Then she looked at him, though affectionately, in sad doubt, and Jeff saw he had, in some way, been supplanted in her confidence though not in her affection. He wouldn't push it. Amabel was too precious to be lost for kindergarten work.

When they had talked a little more, but about topics less dangerous, the garden and the drought, he went away; but Amabel padded after him, bowl in hand.

"Jeff," said she, "you must let me say how glad I am you and Weedon are really seeing things from the same point of view."

"Don't make any mistake about that," said Jeff. "He's trying to bust Addington, and Tin trying to save it. And to do that I've got to bust Weedie himself."
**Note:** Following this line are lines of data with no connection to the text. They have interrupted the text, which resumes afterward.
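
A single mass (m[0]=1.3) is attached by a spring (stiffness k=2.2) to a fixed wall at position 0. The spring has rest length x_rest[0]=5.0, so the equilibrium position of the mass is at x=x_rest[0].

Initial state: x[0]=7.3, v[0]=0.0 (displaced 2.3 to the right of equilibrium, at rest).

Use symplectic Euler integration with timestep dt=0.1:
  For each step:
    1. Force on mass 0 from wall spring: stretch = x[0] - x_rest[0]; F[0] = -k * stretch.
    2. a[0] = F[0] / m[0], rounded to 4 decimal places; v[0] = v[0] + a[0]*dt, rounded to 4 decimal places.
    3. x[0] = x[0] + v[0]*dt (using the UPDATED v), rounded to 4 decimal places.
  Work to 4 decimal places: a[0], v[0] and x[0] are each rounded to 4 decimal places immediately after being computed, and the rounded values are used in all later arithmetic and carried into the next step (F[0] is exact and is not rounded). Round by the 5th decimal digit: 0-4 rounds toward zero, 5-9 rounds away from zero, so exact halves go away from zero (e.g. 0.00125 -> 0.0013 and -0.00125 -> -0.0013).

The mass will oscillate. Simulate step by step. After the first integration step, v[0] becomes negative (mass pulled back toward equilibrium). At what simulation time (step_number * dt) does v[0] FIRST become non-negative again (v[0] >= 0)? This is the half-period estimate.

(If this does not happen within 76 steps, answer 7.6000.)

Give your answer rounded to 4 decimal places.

Step 0: x=[7.3000] v=[0.0000]
Step 1: x=[7.2611] v=[-0.3892]
Step 2: x=[7.1839] v=[-0.7719]
Step 3: x=[7.0698] v=[-1.1415]
Step 4: x=[6.9206] v=[-1.4918]
Step 5: x=[6.7389] v=[-1.8168]
Step 6: x=[6.5278] v=[-2.1111]
Step 7: x=[6.2908] v=[-2.3697]
Step 8: x=[6.0320] v=[-2.5881]
Step 9: x=[5.7557] v=[-2.7628]
Step 10: x=[5.4666] v=[-2.8907]
Step 11: x=[5.1696] v=[-2.9697]
Step 12: x=[4.8698] v=[-2.9984]
Step 13: x=[4.5722] v=[-2.9764]
Step 14: x=[4.2818] v=[-2.9040]
Step 15: x=[4.0036] v=[-2.7825]
Step 16: x=[3.7422] v=[-2.6139]
Step 17: x=[3.5021] v=[-2.4010]
Step 18: x=[3.2874] v=[-2.1475]
Step 19: x=[3.1016] v=[-1.8577]
Step 20: x=[2.9480] v=[-1.5364]
Step 21: x=[2.8291] v=[-1.1891]
Step 22: x=[2.7469] v=[-0.8217]
Step 23: x=[2.7029] v=[-0.4404]
Step 24: x=[2.6977] v=[-0.0517]
Step 25: x=[2.7315] v=[0.3379]
First v>=0 after going negative at step 25, time=2.5000

Answer: 2.5000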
He went home then and put his case to Lydia, and asked her why, if Miss Amabel was so willing to teach the alien boy to read and teach the alien girl to sew, she should be so cold to his pedagogical ambitions. Lydia was curiously irresponsive, but at dusk she slipped away to Madame Beattie's. To Lydia, what used to be Esther's house had now become simply Madame Beattie's. She had her own shy way of getting in, so that she need not come on Esther nor trouble the decorous maid. Perhaps Lydia was a little afraid of Sophy, who spoke so smoothly and looked such cool hostility. So she tapped at the kitchen door and a large cook of sound principles who loved neither Esther nor Sophy, let her in and passed her up the back stairs. Esther had strangely never noted this adventurous way of entering. She was rather unobservant about some things, and she would never have suspected a lady born of coming in by the kitchen for any reason whatever. Esther, too, had some of the Addington traditions ingrain.

Madame Beattie was in bed, where she usually was when not in mischief, the summer breeze touching her toupée as tenderly as it might a young girl's flossy crown. She always had a cool drink by her, and she was always reading. Sometimes she put out her little ringed hand and moved the glass to hear the clink of ice, and she did it now as Lydia came in. Lydia liked the clink. It sounded festive to her. That was the word she had for all the irresponsible exuberance Madame Beattie presented her with, of boundless areas where you could be gay. Madame Beattie shut her book and motioned to the door. But Lydia was already closing it. That was the first thing when they had their gossips. Lydia came then and perched on the foot of the bed. Her promotion from chair to bed marked the progress of their intimacy.

"Madame Beattie," said she, "I wish you and I could go abroad together."

Madame Beattie grinned at her, with a perfect appreciation.

"You wouldn't like it," said she.

"I should like it," said Lydia. Yet she knew she did not want to go abroad. This was only an expression of her pleasure in sitting on a bed and chatting with a game old lady. What she wanted was to mull along here in Addington with occasional side dashes into the realms of discontent, and plan for Jeff's well-being. "He wants to give lectures," said she. "To them."